Prediction Horizon Requirements for Automated Driving: Optimizing Safety, Comfort, and Efficiency

TL;DR

This work investigates how trajectory-prediction horizons influence automated-vehicle performance in urban scenarios with crossing pedestrians. Using a state-of-the-art, risk-based trajectory planner and idealized predictions, it simulates horizons up to $20$ seconds to quantify safety, comfort, and efficiency, and develops a framework to derive minimum required and optimal horizons for different applications. The results show that $1.6$ s suffices to avoid collisions, horizons of $7$–$8$ s optimize efficiency, and horizons up to $15$ s improve passenger comfort, though longer horizons increase computation and can reduce real-time performance. Acknowledging the horizon is application-dependent, the authors propose an overall guideline of $11.8$ s for pedestrian-crossing contexts and outline methods to tailor horizons to specific operational design domains. The work advances horizon design from ad hoc choices to a structured planning-aware specification, with future work on prediction-accuracy requirements and broader scenario generalization.

Abstract

Predicting the movement of other road users is beneficial for improving automated vehicle (AV) performance. However, the relationship between the time horizon associated with these predictions and AV performance remains unclear. Despite the existence of numerous trajectory prediction algorithms, no studies have been conducted on how varying prediction lengths affect AV safety and other vehicle performance metrics, resulting in undefined horizon requirements for prediction methods. Our study addresses this gap by examining the effects of different prediction horizons on AV performance, focusing on safety, comfort, and efficiency. Through multiple experiments using a state-of-the-art, risk-based predictive trajectory planner, we simulated predictions with horizons up to 20 seconds. Based on our simulations, we propose a framework for specifying the minimum required and optimal prediction horizons based on specific AV performance criteria and application needs. Our results indicate that a horizon of 1.6 seconds is required to prevent collisions with crossing pedestrians, horizons of 7-8 seconds yield the best efficiency, and horizons up to 15 seconds improve passenger comfort.

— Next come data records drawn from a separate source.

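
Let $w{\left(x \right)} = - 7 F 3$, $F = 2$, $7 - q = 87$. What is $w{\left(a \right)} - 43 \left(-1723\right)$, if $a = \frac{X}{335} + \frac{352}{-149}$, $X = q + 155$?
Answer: $74047$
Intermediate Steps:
$q = -80$ ($q = 7 - 87 = -80$)
$X = 75$ ($X = -80 + 155 = 75$)
$a = - \frac{21349}{9983}$ ($a = \frac{75}{335} + \frac{352}{-149} = 75 \cdot \frac{1}{335} + 352 \left(- \frac{1}{149}\right) = \frac{15}{67} - \frac{352}{149} = - \frac{21349}{9983} \approx -2.1385$)
$w{\left(x \right)} = -42$ ($w{\left(x \right)} = \left(-7\right) 2 \cdot 3 = \left(-14\right) 3 = -42$)
$w{\left(a \right)} - 43 \left(-1723\right) = -42 - 43 \left(-1723\right) = -42 - -74089 = -42 + 74089 = 74047$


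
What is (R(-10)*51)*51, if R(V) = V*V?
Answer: 260100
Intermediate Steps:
R(V) = V²
(R(-10)*51)*51 = ((-10)²*51)*51 = (100*51)*51 = 5100*51 = 260100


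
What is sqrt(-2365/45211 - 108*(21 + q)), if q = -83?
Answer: sqrt(13686748228601)/45211 ≈ 81.829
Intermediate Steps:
sqrt(-2365/45211 - 108*(21 + q)) = sqrt(-2365/45211 - 108*(21 - 83)) = sqrt(-2365*1/45211 - 108*(-62)) = sqrt(-2365/45211 + 6696) = sqrt(302730491/45211) = sqrt(13686748228601)/45211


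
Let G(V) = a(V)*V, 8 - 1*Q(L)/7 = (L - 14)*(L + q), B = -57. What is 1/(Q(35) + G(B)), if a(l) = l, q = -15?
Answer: 1/365 ≈ 0.0027397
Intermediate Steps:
Q(L) = 56 - 7*(-15 + L)*(-14 + L) (Q(L) = 56 - 7*(L - 14)*(L - 15) = 56 - 7*(-14 + L)*(-15 + L) = 56 - 7*(-15 + L)*(-14 + L))
G(V) = V**2 (G(V) = V*V = V**2)
1/(Q(35) + G(B)) = 1/((-1414 - 7*35**2 + 203*35) + (-57)**2) = 1/((-1414 - 7*1225 + 7105) + 3249) = 1/((-1414 - 8575 + 7105) + 3249) = 1/(-2884 + 3249) = 1/365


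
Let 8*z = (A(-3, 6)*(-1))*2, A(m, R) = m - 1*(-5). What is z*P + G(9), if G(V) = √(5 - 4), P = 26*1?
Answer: -12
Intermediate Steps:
A(m, R) = 5 + m (A(m, R) = m + 5 = 5 + m)
P = 26
z = -½ (z = (((5 - 3)*(-1))*2)/8 = ((2*(-1))*2)/8 = (-2*2)/8 = (⅛)*(-4) = -½ ≈ -0.50000)
G(V) = 1 (G(V) = √1 = 1)
z*P + G(9) = -½*26 + 1 = -13 + 1 = -12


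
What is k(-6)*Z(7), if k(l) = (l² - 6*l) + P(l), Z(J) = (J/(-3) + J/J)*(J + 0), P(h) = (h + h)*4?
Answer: -224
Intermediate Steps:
P(h) = 8*h (P(h) = (2*h)*4 = 8*h)
Z(J) = J*(1 - J/3) (Z(J) = (J*(-⅓) + 1)*J = (-J/3 + 1)*J = (1 - J/3)*J = J*(1 - J/3))
k(l) = l² + 2*l (k(l) = (l² - 6*l) + 8*l = l² + 2*l)
k(-6)*Z(7) = (-6*(2 - 6))*((⅓)*7*(3 - 1*7)) = (-6*(-4))*((⅓)*7*(3 - 7)) = 24*((⅓)*7*(-4)) = 24*(-28/3) = -224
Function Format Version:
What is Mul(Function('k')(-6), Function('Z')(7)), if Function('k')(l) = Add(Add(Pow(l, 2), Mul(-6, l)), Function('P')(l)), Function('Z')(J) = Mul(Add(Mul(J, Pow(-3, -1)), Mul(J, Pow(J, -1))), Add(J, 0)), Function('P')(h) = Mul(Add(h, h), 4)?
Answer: -224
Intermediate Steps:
Function('P')(h) = Mul(8, h) (Function('P')(h) = Mul(Mul(2, h), 4) = Mul(8, h))
Function('Z')(J) = Mul(J, Add(1, Mul(Rational(-1, 3), J))) (Function('Z')(J) = Mul(Add(Mul(J, Rational(-1, 3)), 1), J) = Mul(Add(Mul(Rational(-1, 3), J), 1), J) = Mul(Add(1, Mul(Rational(-1, 3), J)), J) = Mul(J, Add(1, Mul(Rational(-1, 3), J))))
Function('k')(l) = Add(Pow(l, 2), Mul(2, l)) (Function('k')(l) = Add(Add(Pow(l, 2), Mul(-6, l)), Mul(8, l)) = Add(Pow(l, 2), Mul(2, l)))
Mul(Function('k')(-6), Function('Z')(7)) = Mul(Mul(-6, Add(2, -6)), Mul(Rational(1, 3), 7, Add(3, Mul(-1, 7)))) = Mul(Mul(-6, -4), Mul(Rational(1, 3), 7, Add(3, -7))) = Mul(24, Mul(Rational(1, 3), 7, -4)) = Mul(24, Rational(-28, 3)) = -224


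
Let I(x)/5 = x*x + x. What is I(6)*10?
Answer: 2100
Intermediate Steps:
I(x) = 5*x + 5*x² (I(x) = 5*(x*x + x) = 5*(x² + x) = 5*(x + x²) = 5*x + 5*x²)
I(6)*10 = (5*6*(1 + 6))*10 = (5*6*7)*10 = 210*10 = 2100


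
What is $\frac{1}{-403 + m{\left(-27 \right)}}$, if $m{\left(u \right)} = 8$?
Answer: $- \frac{1}{395} \approx -0.0025316$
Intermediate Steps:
$\frac{1}{-403 + m{\left(-27 \right)}} = \frac{1}{-403 + 8} = \frac{1}{-395} = - \frac{1}{395}$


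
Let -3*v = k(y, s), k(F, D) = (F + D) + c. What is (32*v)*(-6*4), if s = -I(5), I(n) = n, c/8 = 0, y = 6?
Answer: 256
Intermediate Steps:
c = 0 (c = 8*0 = 0)
s = -5 (s = -1*5 = -5)
k(F, D) = D + F (k(F, D) = (F + D) + 0 = (D + F) + 0 = D + F)
v = -⅓ (v = -(-5 + 6)/3 = -⅓*1 = -⅓ ≈ -0.33333)
(32*v)*(-6*4) = (32*(-⅓))*(-6*4) = -32/3*(-24) = 256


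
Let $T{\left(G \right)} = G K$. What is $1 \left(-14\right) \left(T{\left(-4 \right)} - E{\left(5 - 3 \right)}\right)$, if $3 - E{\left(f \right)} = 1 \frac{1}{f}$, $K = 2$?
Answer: $147$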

We conclude that prediction horizon requirements are application-dependent, and recommend aiming for a prediction horizon of 11.8 seconds as a general guideline for applications involving crossing pedestrians.

Figures (10)

• Figure 1: Typical assessment of trajectory prediction work (left) and our approach (right).
• Figure 2: Methodology to derive prediction horizon requirements.
• Figure 3: Histogram of pedestrian speeds used during this study and corresponding scenario when the vehicle does not react to the pedestrian.
• Figure 4: Example of two situations yielding a different overall optimal horizon. Left: it is possible to choose one of the optimal horizons without negatively affecting any metric. Right: it is not possible to choose an optimal horizon without negatively affecting some metric.
• Figure 5: Example of two situations yielding a different overall required horizon. Left: it is possible to choose a horizon that satisfies the required value of all metrics. Right: it is not possible to choose a horizon that satisfies the required value of all metrics.